Storage solutions are advancing fast enough that your argument cannot succeed. What you are saying used to be sort of plausible, but the sell by date on it passed long ago.
Right, as evidenced by the extensive storage infrastructure being deployed /s.
The US has 25 GWh of storage, as compared to an hourly electricity consumption of 500 GWh. Literally less than ten minutes of storage. Almost all of it hydroelectric, which is a big infrastructure project on par with building nuclear power plants
I'm sure you're eager to talk about how thermal storage, or concret weights with pulleys, or compressed air is going to be 100x better than current solutions. But until those things move out to prototypes and I to mass production, they represent potential solutions not actual solutions. Like fusion. If the next attempt at fusion works, great! But building out infrastructure assuming it's going to work is extremely unwise.
> Right, as evidenced by the extensive storage infrastructure being deployed /s.
Invalid argument.
> The US has 25 GWh of storage, as compared to an hourly electricity consumption of 500 GWh. Literally less than ten minutes of storage. Almost all of it hydroelectric, which is a big infrastructure project on par with building nuclear power plants
Irrelevant point.
Storage was marginal in the past because there wasn't much of a business case for it. With renewables crashing in price and fossil fuels being phased out, that is changing. There are now strong market forces pushing development of storage technologies. Your insistence of carrying over the market conditions of the past into the future leads you astray.
California has already saturated the daytime energy demand on sunny days. So does Hawaii. The market forces already exist. But people aren't building storage. Because it's not feasible, short of a decisive breakthrough in storage technology.
Maybe one of the proposed storage solutions will pan out. But building out trillions of dollars of infrastructure projects on the hope that a future breakthrough will make storage feasible is very risky. Fusion has been 10-20 years away for the past 50 years. General artificial intelligence has been 10-20 years away for the past 50 years. Between:
1. Going with a known solution, that already generates more electricity than solar and wind combined and one we have 70 years of experience working with.
2. Going with a solution contingent on a massive technological breakthrough to actually work.
When the stakes are as high as climate change, I cannot even remotely justify going with #2 over #1 even if the costs are potentially lower on paper.
And that is a recent thing there. The global market is still developing, and technologies don't materialize instantly. CO2 taxes are still low (or zero) just about everywhere.
But hey, I hope you are also not going to claim nuclear will be cheaper in the future, because I could reflect that argument right back at you. And I could observe that, unlike with renewables and storage, nuclear has a horribly bad historical experience curve.
> Maybe one of the proposed storage solutions will pan out. But building out trillions of dollars of infrastructure projects on the hope that a future breakthrough will make storage feasible is very risky.
It's only a $$$ risk. We absolutely know the storage is possible, we just haven't confirmed how cheap it will be. Worst case is we spend a bit more. This is fine. Investments are not guarantees; one is always gambling.
No, it's not "worst case we spent a bit more". Total global lithium ion battery production amounts to less than one hour of storage for the United States alone. Things like pulleys and synthetic methane remain in the prototyping stage.
By this logic why not just use fusion? It's possible. We don't know which exact approach we'll use (lasers, magnets, etc.). We don't know how cheap it'll be, but hey it'll happen eventually right? No.
It's not "worst case we spend more money". It's "worse case we never solve climate change". And that's a pretty bad worst case.
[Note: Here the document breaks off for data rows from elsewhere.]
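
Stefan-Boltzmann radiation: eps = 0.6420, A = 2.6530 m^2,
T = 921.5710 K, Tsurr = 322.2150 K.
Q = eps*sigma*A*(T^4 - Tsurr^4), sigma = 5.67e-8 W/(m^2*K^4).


T^4 = 7.2130e+11
Tsurr^4 = 1.0779e+10
Q = 0.6420 * 5.67e-8 * 2.6530 * 7.1052e+11 = 68616.9552 W

68616.9552 W


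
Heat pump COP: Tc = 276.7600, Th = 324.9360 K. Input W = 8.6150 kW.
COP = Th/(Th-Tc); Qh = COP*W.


COP = 324.9360 / 48.1760 = 6.7448
Qh = 6.7448 * 8.6150 = 58.1062 kW

COP = 6.7448, Qh = 58.1062 kW


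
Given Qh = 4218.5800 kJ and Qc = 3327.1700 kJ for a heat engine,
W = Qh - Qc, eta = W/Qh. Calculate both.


W = 4218.5800 - 3327.1700 = 891.4100 kJ
eta = 891.4100 / 4218.5800 = 0.2113 = 21.1306%

W = 891.4100 kJ, eta = 21.1306%


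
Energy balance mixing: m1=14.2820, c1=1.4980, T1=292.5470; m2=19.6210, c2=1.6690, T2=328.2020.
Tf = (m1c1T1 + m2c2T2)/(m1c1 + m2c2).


num = 17006.6563
den = 54.1419
Tf = 314.1127 K

314.1127 K


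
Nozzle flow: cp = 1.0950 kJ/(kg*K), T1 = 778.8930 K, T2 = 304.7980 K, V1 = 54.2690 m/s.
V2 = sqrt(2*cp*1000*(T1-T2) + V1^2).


dT = 474.0950 K
2*cp*1000*dT = 1038268.0500
V1^2 = 2945.1244
V2 = sqrt(1041213.1744) = 1020.3985 m/s

1020.3985 m/s


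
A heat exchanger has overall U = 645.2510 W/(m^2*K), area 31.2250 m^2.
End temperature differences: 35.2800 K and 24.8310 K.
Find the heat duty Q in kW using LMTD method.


LMTD = 29.7503 K
Q = 645.2510 * 31.2250 * 29.7503 = 599407.9117 W = 599.4079 kW

599.4079 kW


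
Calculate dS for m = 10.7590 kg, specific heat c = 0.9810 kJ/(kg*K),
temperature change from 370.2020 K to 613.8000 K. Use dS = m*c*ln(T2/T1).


T2/T1 = 1.6580
ln(T2/T1) = 0.5056
dS = 10.7590 * 0.9810 * 0.5056 = 5.3366 kJ/K

5.3366 kJ/K


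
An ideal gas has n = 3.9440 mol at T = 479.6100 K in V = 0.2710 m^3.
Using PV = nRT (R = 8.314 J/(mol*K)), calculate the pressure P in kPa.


P = nRT/V = 3.9440 * 8.314 * 479.6100 / 0.2710
= 15726.6114 / 0.2710 = 58031.7764 Pa = 58.0318 kPa

58.0318 kPa


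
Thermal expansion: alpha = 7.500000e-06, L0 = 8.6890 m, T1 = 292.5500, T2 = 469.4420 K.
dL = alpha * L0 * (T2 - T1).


dT = 176.8920 K
dL = 7.500000e-06 * 8.6890 * 176.8920 = 0.011528 m
L_final = 8.700528 m

dL = 0.011528 m


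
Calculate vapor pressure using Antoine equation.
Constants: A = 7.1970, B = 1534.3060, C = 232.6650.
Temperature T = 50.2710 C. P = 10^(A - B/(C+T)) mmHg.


C+T = 282.9360
B/(C+T) = 5.4228
log10(P) = 7.1970 - 5.4228 = 1.7742
P = 10^1.7742 = 59.4563 mmHg

59.4563 mmHg


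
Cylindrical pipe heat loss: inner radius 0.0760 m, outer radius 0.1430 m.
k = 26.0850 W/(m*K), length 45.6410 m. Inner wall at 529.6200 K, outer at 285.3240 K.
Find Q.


dT = 244.2960 K
ln(ro/ri) = 0.6321
Q = 2*pi*26.0850*45.6410*244.2960 / 0.6321 = 2891003.8470 W

2891003.8470 W


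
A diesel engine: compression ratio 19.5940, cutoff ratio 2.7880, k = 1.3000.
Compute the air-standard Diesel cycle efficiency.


r^(k-1) = 2.4414
rc^k = 3.7921
eta = 0.5080 = 50.7978%

50.7978%


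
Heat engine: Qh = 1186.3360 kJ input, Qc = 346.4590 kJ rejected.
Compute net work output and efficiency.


W = 1186.3360 - 346.4590 = 839.8770 kJ
eta = 839.8770 / 1186.3360 = 0.7080 = 70.7959%

W = 839.8770 kJ, eta = 70.7959%


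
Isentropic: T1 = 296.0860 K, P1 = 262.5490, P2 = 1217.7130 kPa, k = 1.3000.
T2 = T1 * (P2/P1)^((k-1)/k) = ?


(k-1)/k = 0.2308
(P2/P1)^exp = 1.4249
T2 = 296.0860 * 1.4249 = 421.8785 K

421.8785 K


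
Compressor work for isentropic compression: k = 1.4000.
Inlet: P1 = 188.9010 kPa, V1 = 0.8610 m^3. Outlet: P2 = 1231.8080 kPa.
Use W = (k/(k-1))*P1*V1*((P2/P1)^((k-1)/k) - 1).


(k-1)/k = 0.2857
(P2/P1)^exp = 1.7087
W = 3.5000 * 188.9010 * 0.8610 * (1.7087 - 1) = 403.4159 kJ

403.4159 kJ


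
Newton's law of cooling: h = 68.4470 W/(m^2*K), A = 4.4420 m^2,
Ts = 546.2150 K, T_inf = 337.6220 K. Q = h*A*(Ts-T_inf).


dT = 208.5930 K
Q = 68.4470 * 4.4420 * 208.5930 = 63420.9440 W

63420.9440 W


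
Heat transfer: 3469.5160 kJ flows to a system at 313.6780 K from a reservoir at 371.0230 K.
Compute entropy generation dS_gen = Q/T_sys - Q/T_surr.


dS_sys = 3469.5160/313.6780 = 11.0608 kJ/K
dS_surr = -3469.5160/371.0230 = -9.3512 kJ/K
dS_gen = 11.0608 - 9.3512 = 1.7095 kJ/K (irreversible)

dS_gen = 1.7095 kJ/K, irreversible


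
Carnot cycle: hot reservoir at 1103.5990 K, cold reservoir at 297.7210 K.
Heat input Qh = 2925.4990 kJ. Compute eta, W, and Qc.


eta = 1 - 297.7210/1103.5990 = 0.7302
W = 0.7302 * 2925.4990 = 2136.2789 kJ
Qc = 2925.4990 - 2136.2789 = 789.2201 kJ

eta = 73.0227%, W = 2136.2789 kJ, Qc = 789.2201 kJ


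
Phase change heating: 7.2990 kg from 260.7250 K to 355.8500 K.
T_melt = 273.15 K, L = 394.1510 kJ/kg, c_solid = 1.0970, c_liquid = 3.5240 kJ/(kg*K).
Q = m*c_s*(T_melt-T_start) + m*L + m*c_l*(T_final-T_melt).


Q1 (sensible, solid) = 7.2990 * 1.0970 * 12.4250 = 99.4870 kJ
Q2 (latent) = 7.2990 * 394.1510 = 2876.9081 kJ
Q3 (sensible, liquid) = 7.2990 * 3.5240 * 82.7000 = 2127.1826 kJ
Q_total = 5103.5778 kJ

5103.5778 kJ


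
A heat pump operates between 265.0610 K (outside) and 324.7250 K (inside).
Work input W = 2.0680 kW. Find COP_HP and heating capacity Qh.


COP = 324.7250 / 59.6640 = 5.4426
Qh = 5.4426 * 2.0680 = 11.2552 kW

COP = 5.4426, Qh = 11.2552 kW


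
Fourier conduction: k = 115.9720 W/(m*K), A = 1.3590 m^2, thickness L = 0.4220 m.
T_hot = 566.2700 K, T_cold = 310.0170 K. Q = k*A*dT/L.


dT = 256.2530 K
Q = 115.9720 * 1.3590 * 256.2530 / 0.4220 = 95703.7843 W

95703.7843 W


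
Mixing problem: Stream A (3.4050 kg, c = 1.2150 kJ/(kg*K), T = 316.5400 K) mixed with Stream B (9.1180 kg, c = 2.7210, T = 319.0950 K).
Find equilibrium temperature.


num = 9226.3216
den = 28.9472
Tf = 318.7298 K

318.7298 K


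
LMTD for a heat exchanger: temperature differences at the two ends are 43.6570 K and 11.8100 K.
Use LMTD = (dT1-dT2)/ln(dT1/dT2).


dT1/dT2 = 3.6966
ln(dT1/dT2) = 1.3074
LMTD = 31.8470 / 1.3074 = 24.3587 K

24.3587 K


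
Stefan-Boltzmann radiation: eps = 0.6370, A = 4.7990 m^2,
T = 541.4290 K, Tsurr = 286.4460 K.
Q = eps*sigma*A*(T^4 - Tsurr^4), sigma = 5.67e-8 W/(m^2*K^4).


T^4 = 8.5934e+10
Tsurr^4 = 6.7324e+09
Q = 0.6370 * 5.67e-8 * 4.7990 * 7.9202e+10 = 13728.0298 W

13728.0298 W


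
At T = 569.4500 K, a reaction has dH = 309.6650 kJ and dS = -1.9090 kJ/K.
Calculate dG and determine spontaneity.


T*dS = 569.4500 * -1.9090 = -1087.0801 kJ
dG = 309.6650 + 1087.0801 = 1396.7450 kJ (non-spontaneous)

dG = 1396.7450 kJ, non-spontaneous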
We're already at the point where markets are starting to see saturation with renewables. But this unfounded aversion to nuclear power is hampering actual progress to decarbonization. The cost of waiting around and hoping for storage to become viable is not just the cost of building those storage systems, but also the continued release of fossil fuels as we wait for that to happen - and who knows when that will happen, if ever.
No, it is "worst case we spend a bit more". We absolutely know that storage is possible. Pumped thermal electricity storage, for example, uses only well understood technologies.
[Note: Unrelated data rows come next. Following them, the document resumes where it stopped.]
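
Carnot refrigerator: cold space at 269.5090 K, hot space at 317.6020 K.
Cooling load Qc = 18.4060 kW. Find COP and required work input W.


COP = 269.5090 / 48.0930 = 5.6039
W = 18.4060 / 5.6039 = 3.2845 kW

COP = 5.6039, W = 3.2845 kW


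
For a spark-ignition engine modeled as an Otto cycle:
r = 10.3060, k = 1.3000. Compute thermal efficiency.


r^(k-1) = 2.0134
eta = 1 - 1/2.0134 = 0.5033 = 50.3324%

50.3324%


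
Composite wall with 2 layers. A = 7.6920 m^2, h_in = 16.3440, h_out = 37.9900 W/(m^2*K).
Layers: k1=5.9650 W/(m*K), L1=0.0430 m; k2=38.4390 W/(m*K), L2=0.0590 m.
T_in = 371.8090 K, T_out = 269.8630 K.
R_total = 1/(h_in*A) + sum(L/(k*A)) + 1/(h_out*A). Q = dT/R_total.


R_conv_in = 1/(16.3440*7.6920) = 0.0080
R_1 = 0.0430/(5.9650*7.6920) = 0.0009
R_2 = 0.0590/(38.4390*7.6920) = 0.0002
R_conv_out = 1/(37.9900*7.6920) = 0.0034
R_total = 0.0125 K/W
Q = 101.9460 / 0.0125 = 8147.1333 W

R_total = 0.0125 K/W, Q = 8147.1333 W


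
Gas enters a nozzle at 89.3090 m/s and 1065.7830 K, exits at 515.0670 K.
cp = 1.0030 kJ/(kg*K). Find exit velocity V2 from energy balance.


dT = 550.7160 K
2*cp*1000*dT = 1104736.2960
V1^2 = 7976.0975
V2 = sqrt(1112712.3935) = 1054.8518 m/s

1054.8518 m/s


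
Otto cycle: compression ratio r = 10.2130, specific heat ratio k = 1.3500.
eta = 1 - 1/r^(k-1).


r^(k-1) = 2.2553
eta = 1 - 1/2.2553 = 0.5566 = 55.6599%

55.6599%


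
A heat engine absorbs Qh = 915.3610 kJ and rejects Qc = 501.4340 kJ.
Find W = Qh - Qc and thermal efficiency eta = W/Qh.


W = 915.3610 - 501.4340 = 413.9270 kJ
eta = 413.9270 / 915.3610 = 0.4522 = 45.2201%

W = 413.9270 kJ, eta = 45.2201%


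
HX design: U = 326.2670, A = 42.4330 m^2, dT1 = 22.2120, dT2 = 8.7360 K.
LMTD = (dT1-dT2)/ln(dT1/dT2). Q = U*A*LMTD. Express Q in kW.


LMTD = 14.4409 K
Q = 326.2670 * 42.4330 * 14.4409 = 199927.4118 W = 199.9274 kW

199.9274 kW


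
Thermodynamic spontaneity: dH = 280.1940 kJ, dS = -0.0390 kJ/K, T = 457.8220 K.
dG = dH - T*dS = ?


T*dS = 457.8220 * -0.0390 = -17.8551 kJ
dG = 280.1940 + 17.8551 = 298.0491 kJ (non-spontaneous)

dG = 298.0491 kJ, non-spontaneous


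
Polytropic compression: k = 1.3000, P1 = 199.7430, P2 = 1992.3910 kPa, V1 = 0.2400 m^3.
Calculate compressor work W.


(k-1)/k = 0.2308
(P2/P1)^exp = 1.7003
W = 4.3333 * 199.7430 * 0.2400 * (1.7003 - 1) = 145.4675 kJ

145.4675 kJ


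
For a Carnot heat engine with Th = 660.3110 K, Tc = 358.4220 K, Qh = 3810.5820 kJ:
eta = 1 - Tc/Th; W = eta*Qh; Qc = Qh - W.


eta = 1 - 358.4220/660.3110 = 0.4572
W = 0.4572 * 3810.5820 = 1742.1681 kJ
Qc = 3810.5820 - 1742.1681 = 2068.4139 kJ

eta = 45.7192%, W = 1742.1681 kJ, Qc = 2068.4139 kJ


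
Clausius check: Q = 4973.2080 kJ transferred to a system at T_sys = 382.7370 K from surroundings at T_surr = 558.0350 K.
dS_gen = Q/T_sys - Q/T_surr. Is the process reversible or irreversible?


dS_sys = 4973.2080/382.7370 = 12.9938 kJ/K
dS_surr = -4973.2080/558.0350 = -8.9120 kJ/K
dS_gen = 12.9938 - 8.9120 = 4.0818 kJ/K (irreversible)

dS_gen = 4.0818 kJ/K, irreversible


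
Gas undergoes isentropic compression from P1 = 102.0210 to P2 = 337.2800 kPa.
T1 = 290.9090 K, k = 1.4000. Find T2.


(k-1)/k = 0.2857
(P2/P1)^exp = 1.4073
T2 = 290.9090 * 1.4073 = 409.3821 K

409.3821 K


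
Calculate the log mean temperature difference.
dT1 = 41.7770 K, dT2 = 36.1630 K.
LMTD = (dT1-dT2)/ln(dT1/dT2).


dT1/dT2 = 1.1552
ln(dT1/dT2) = 0.1443
LMTD = 5.6140 / 0.1443 = 38.9025 K

38.9025 K


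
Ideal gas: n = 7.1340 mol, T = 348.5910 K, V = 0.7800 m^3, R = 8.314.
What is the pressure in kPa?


P = nRT/V = 7.1340 * 8.314 * 348.5910 / 0.7800
= 20675.6559 / 0.7800 = 26507.2511 Pa = 26.5073 kPa

26.5073 kPa


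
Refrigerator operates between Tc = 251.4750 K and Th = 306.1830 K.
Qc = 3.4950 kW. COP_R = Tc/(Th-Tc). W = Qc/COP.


COP = 251.4750 / 54.7080 = 4.5967
W = 3.4950 / 4.5967 = 0.7603 kW

COP = 4.5967, W = 0.7603 kW


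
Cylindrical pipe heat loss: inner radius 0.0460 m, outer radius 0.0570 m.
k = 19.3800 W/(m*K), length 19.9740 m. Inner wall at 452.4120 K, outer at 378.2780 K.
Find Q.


dT = 74.1340 K
ln(ro/ri) = 0.2144
Q = 2*pi*19.3800*19.9740*74.1340 / 0.2144 = 840952.2640 W

840952.2640 W


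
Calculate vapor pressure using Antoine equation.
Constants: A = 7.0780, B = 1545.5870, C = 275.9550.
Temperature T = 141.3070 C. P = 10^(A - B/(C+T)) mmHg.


C+T = 417.2620
B/(C+T) = 3.7041
log10(P) = 7.0780 - 3.7041 = 3.3739
P = 10^3.3739 = 2365.2859 mmHg

2365.2859 mmHg


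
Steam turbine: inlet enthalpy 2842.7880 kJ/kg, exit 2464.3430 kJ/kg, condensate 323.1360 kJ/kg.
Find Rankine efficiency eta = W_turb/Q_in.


W = 378.4450 kJ/kg
Q_in = 2519.6520 kJ/kg
eta = 0.1502 = 15.0197%

eta = 15.0197%


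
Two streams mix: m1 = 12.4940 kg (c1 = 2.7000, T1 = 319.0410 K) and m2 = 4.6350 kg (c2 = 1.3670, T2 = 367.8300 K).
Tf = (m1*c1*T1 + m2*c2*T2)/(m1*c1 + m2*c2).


num = 13093.0527
den = 40.0698
Tf = 326.7558 K

326.7558 K


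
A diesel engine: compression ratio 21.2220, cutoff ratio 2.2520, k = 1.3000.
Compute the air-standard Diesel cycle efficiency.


r^(k-1) = 2.5006
rc^k = 2.8730
eta = 0.5398 = 53.9787%

53.9787%


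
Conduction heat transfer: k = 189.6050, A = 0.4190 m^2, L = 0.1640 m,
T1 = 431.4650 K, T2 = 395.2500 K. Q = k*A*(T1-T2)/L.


dT = 36.2150 K
Q = 189.6050 * 0.4190 * 36.2150 / 0.1640 = 17543.1853 W

17543.1853 W


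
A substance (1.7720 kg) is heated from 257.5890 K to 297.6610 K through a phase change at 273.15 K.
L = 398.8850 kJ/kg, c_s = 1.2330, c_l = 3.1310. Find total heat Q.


Q1 (sensible, solid) = 1.7720 * 1.2330 * 15.5610 = 33.9989 kJ
Q2 (latent) = 1.7720 * 398.8850 = 706.8242 kJ
Q3 (sensible, liquid) = 1.7720 * 3.1310 * 24.5110 = 135.9903 kJ
Q_total = 876.8133 kJ

876.8133 kJ


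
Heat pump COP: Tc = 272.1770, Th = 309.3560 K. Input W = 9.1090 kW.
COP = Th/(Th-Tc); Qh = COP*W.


COP = 309.3560 / 37.1790 = 8.3207
Qh = 8.3207 * 9.1090 = 75.7934 kW

COP = 8.3207, Qh = 75.7934 kW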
We solve climate change by raising CO2 costs high enough. Again, this is not a go-no go thing, it is just haggling over the price.
> We're already at the point where markets are starting to see saturation with renewables.
This just means CO2 taxes aren't high enough. BTW, they'd have to be $300-400/ton for new nuclear to compete with gas in the US.
You or I could go out today and buy off the counter parts, build a scale model of a pulley system, and use it to store power. We could have done that a century ago.
To the best of my knowledge, fusion only demonstrated net-positive energy production this decade, and hasn't yet reached ignition in a man-made device.
The US has 25 GWh of storage, as compared to an hourly electricity consumption of 500 GWh. Literally less than ten minutes of storage. Almost all of it hydroelectric, which is a big infrastructure project on par with building nuclear power plants
I'm sure you're eager to talk about how thermal storage, or concret weights with pulleys, or compressed air is going to be 100x better than current solutions. But until those things move out to prototypes and I to mass production, they represent potential solutions not actual solutions. Like fusion. If the next attempt at fusion works, great! But building out infrastructure assuming it's going to work is extremely unwise.